This review has been ‘repurposed’ from my other site, theOneliner.com
Michael Caine stars here as a seventies London gangster returning home to throw Alf Roberts off a multi-story car park, then plays basketball for a bit. Hang on. That doesn’t seem right. Sorry, it’s been a few days since I saw the film. My memory goes a little in my dotage.
Samuel L. Jackson stars as the new coach of a struggling high school basketball team, the Richmond Oilers. By instigating a strict training regime, contractually obligating his players to show up and pass classes and throwing Alf Roberts from a multi-story car park, Coach Carter soon turns round the fortunes of the Oilers. There’s resistance from some of the existing players, Carter’s hard working ethos apparently not sitting well with the ghetto lives that most of the impoverished kids find themselves leading.

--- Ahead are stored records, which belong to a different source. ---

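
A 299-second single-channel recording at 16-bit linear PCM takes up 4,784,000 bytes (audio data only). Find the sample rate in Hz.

8,000 Hz

Bytes = sample_rate × seconds × bytes_per_sample × channels.
sample_rate = 4,784,000 / (299 × 2 × 1) = 4,784,000 / 598 = 8,000 Hz.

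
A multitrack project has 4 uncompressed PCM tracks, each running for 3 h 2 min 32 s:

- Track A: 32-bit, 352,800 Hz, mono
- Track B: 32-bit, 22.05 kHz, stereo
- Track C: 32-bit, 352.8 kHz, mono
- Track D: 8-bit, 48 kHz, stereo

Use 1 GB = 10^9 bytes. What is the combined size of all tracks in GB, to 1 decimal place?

3 h 2 min 32 s = 10,952 s.
Track A: 352,800 × 10,952 × 4 × 1 = 15,455,462,400 bytes.
Track B: 22,050 × 10,952 × 4 × 2 = 1,931,932,800 bytes.
Track C: 352,800 × 10,952 × 4 × 1 = 15,455,462,400 bytes.
Track D: 48,000 × 10,952 × 1 × 2 = 1,051,392,000 bytes.
Total = 33,894,249,600 bytes = 33.9 GB.

33.9 GB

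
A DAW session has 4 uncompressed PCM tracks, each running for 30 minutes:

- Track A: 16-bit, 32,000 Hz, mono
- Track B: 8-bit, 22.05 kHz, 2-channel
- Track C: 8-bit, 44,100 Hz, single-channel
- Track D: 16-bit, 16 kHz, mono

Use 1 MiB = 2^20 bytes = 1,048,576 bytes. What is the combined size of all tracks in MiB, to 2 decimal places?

30 minutes = 1,800 s.
Track A: 32,000 × 1,800 × 2 × 1 = 115,200,000 bytes.
Track B: 22,050 × 1,800 × 1 × 2 = 79,380,000 bytes.
Track C: 44,100 × 1,800 × 1 × 1 = 79,380,000 bytes.
Track D: 16,000 × 1,800 × 2 × 1 = 57,600,000 bytes.
Total = 331,560,000 bytes = 316.20 MiB.

316.20 MiB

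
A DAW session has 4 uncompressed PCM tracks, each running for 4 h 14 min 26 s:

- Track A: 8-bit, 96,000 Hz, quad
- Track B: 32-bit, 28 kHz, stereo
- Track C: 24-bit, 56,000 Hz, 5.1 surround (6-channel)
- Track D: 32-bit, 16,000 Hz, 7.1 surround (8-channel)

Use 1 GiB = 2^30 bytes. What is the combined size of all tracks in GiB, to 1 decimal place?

30.3 GiB

4 h 14 min 26 s = 15,266 s.
Track A: 96,000 × 15,266 × 1 × 4 = 5,862,144,000 bytes.
Track B: 28,000 × 15,266 × 4 × 2 = 3,419,584,000 bytes.
Track C: 56,000 × 15,266 × 3 × 6 = 15,388,128,000 bytes.
Track D: 16,000 × 15,266 × 4 × 8 = 7,816,192,000 bytes.
Total = 32,486,048,000 bytes = 30.3 GiB.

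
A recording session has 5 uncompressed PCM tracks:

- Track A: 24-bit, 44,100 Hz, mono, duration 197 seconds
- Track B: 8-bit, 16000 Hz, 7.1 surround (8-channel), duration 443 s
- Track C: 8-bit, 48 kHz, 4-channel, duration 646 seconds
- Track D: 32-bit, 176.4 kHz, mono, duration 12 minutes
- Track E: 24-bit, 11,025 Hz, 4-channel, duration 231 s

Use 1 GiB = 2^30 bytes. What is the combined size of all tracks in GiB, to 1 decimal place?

Track A: 44,100 × 197 × 3 × 1 = 26,063,100 bytes.
Track B: 16,000 × 443 × 1 × 8 = 56,704,000 bytes.
Track C: 48,000 × 646 × 1 × 4 = 124,032,000 bytes.
Track D: 12 minutes = 720 s; 176,400 × 720 × 4 × 1 = 508,032,000 bytes.
Track E: 11,025 × 231 × 3 × 4 = 30,561,300 bytes.
Total = 745,392,400 bytes = 0.7 GiB.

0.7 GiB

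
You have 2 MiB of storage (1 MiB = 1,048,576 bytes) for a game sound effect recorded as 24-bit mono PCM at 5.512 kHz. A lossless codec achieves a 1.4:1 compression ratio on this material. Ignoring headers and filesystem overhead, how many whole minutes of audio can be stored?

2 minutes

Uncompressed byte rate = 5,512 × 3 × 1 = 16,536 bytes/s.
After 1.4:1 compression, effective rate ≈ 11811.43 bytes/s.
Capacity = 2 × 1,048,576 = 2,097,152 bytes.
2,097,152 / effective rate ≈ 177.55 s → 2 minutes.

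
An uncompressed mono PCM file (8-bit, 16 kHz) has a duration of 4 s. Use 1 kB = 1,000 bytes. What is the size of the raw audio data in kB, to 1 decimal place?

Bytes = 16,000 samples/s × 4 s × 1 bytes/sample × 1 ch = 64,000 bytes.
64,000 / 1,000 = 64.0 kB.

64.0 kB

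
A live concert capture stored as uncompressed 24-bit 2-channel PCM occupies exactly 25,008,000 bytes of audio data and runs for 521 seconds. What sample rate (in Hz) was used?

Bytes = sample_rate × seconds × bytes_per_sample × channels.
sample_rate = 25,008,000 / (521 × 3 × 2) = 25,008,000 / 3,126 = 8,000 Hz.

8,000 Hz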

Carter has their best interests at heart of course, trying to give them the chance of a better life by ensuring their hoped for college sports scholarships will allow a viable career at the end of it. Controversial stuff, for some reason, but far be it from us to apply conventional logic to the American high school system. You can probably imagine all of the life affirming positive messages this film has well enough by yourself.

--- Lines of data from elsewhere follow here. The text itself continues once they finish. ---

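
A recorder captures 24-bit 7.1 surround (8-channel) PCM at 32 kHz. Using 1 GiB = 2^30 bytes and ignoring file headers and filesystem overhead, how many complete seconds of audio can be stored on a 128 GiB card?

178,956 seconds

Uncompressed byte rate = 32,000 × 3 × 8 = 768,000 bytes/s.
Capacity = 128 × 1,073,741,824 = 137,438,953,472 bytes.
137,438,953,472 / 768,000 ≈ 178956.97 s → 178,956 seconds.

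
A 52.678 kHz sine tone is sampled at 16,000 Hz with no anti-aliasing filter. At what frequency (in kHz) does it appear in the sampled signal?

4.678 kHz

Nyquist = 16,000/2 = 8,000 Hz; 52,678 Hz exceeds it.
Alias = |52,678 − 3×16,000| = |52,678 − 48,000| = 4,678 Hz = 4.678 kHz.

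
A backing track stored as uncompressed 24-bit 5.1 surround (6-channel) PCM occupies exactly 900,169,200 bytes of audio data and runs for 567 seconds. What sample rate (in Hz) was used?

88,200 Hz

Bytes = sample_rate × seconds × bytes_per_sample × channels.
sample_rate = 900,169,200 / (567 × 3 × 6) = 900,169,200 / 10,206 = 88,200 Hz.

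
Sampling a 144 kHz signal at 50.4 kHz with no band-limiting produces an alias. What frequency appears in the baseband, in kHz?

7.2 kHz

Nyquist = 50,400/2 = 25,200 Hz; 144,000 Hz exceeds it.
Alias = |144,000 − 3×50,400| = |144,000 − 151,200| = 7,200 Hz = 7.2 kHz.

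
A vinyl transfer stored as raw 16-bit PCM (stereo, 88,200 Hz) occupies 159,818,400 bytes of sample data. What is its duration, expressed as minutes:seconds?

Byte rate = 88,200 × 2 × 2 = 352,800 bytes/s.
Duration = 159,818,400 / 352,800 = 453 s.
453 s = 7:33.

7:33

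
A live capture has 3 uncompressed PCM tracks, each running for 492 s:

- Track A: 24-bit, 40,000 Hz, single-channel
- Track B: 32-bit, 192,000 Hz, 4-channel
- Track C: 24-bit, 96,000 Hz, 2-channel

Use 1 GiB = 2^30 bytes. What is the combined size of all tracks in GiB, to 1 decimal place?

1.7 GiB

Track A: 40,000 × 492 × 3 × 1 = 59,040,000 bytes.
Track B: 192,000 × 492 × 4 × 4 = 1,511,424,000 bytes.
Track C: 96,000 × 492 × 3 × 2 = 283,392,000 bytes.
Total = 1,853,856,000 bytes = 1.7 GiB.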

Which isn’t to say it’s a bad film. It’s not blowing you away with wildly novel narratives and you’ll more than likely have seen this film twelve times before, albeit arranged slightly differently with different actors. That’s not to say that Coach Carter does ‘it’ worse than any of them, whatever ‘it’ is. If nothing else it reminds us of how much fun it is to watch Sam Jackson ply his trade when he isn’t prancing around waving a purple light saber. Playing the role somewhat similarly to Pulp Fiction’s Jules Winnfield, he’s in full on authoritarian wise cracking bad ass mode. While this is hugely entertaining, it does seem wrong to see the kiddywinks even entertaining the notion of backchatting him. Braver men than I.

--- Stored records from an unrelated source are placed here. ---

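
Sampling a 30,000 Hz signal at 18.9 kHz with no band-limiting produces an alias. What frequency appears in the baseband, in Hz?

Nyquist = 18,900/2 = 9,450 Hz; 30,000 Hz exceeds it.
Alias = |30,000 − 2×18,900| = |30,000 − 37,800| = 7,800 Hz.

7,800 Hz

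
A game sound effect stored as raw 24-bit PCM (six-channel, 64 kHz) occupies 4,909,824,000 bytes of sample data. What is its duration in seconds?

4,262 seconds

Byte rate = 64,000 × 3 × 6 = 1,152,000 bytes/s.
Duration = 4,909,824,000 / 1,152,000 = 4,262 s.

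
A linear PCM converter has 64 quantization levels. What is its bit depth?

6 bits

log2(64) = 6.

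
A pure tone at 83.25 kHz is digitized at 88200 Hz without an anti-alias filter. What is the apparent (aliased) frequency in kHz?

4.95 kHz

Nyquist = 88,200/2 = 44,100 Hz; 83,250 Hz exceeds it.
Alias = |83,250 − 1×88,200| = |83,250 − 88,200| = 4,950 Hz = 4.95 kHz.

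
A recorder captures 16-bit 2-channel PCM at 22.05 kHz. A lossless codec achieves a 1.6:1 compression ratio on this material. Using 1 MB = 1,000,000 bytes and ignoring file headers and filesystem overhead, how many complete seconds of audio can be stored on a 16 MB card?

Uncompressed byte rate = 22,050 × 2 × 2 = 88,200 bytes/s.
After 1.6:1 compression, effective rate ≈ 55125 bytes/s.
Capacity = 16 × 1,000,000 = 16,000,000 bytes.
16,000,000 / effective rate ≈ 290.25 s → 290 seconds.

290 seconds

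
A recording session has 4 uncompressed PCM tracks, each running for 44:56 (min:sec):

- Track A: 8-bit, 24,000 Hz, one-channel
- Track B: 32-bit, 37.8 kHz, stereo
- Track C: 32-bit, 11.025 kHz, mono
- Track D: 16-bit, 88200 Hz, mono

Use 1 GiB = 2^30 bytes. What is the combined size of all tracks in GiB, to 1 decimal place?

44:56 (min:sec) = 2,696 s.
Track A: 24,000 × 2,696 × 1 × 1 = 64,704,000 bytes.
Track B: 37,800 × 2,696 × 4 × 2 = 815,270,400 bytes.
Track C: 11,025 × 2,696 × 4 × 1 = 118,893,600 bytes.
Track D: 88,200 × 2,696 × 2 × 1 = 475,574,400 bytes.
Total = 1,474,442,400 bytes = 1.4 GiB.

1.4 GiB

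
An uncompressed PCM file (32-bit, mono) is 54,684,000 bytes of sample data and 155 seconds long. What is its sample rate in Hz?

Bytes = sample_rate × seconds × bytes_per_sample × channels.
sample_rate = 54,684,000 / (155 × 4 × 1) = 54,684,000 / 620 = 88,200 Hz.

88,200 Hz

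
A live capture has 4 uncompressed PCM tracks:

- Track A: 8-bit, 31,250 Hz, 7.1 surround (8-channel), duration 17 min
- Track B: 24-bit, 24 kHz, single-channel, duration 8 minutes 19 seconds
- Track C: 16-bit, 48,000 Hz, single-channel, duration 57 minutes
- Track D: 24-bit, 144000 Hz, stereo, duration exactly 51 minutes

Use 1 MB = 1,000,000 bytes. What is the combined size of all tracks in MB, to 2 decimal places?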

The students Carter takes under his wing are a mixed bunch, ranging from angry young men already involved in gang crime, drug pushing and Alf Roberts pushing to angry young men who happen to be Carter’s son. Each of the young actors do no damage to their reputations at all, their concerns never seeming overwrought or melodramatic.
I could go on, but I’m not sure I’d be adding anything of use. It’s a nice, largely true story that has the usual points of teenage drama, strong performances all round and a positive message told so well it doesn’t irritate even the most cynical members of an audience, such as me. There’s certainly far worse things in this world one could be subjected to than Coach Carter.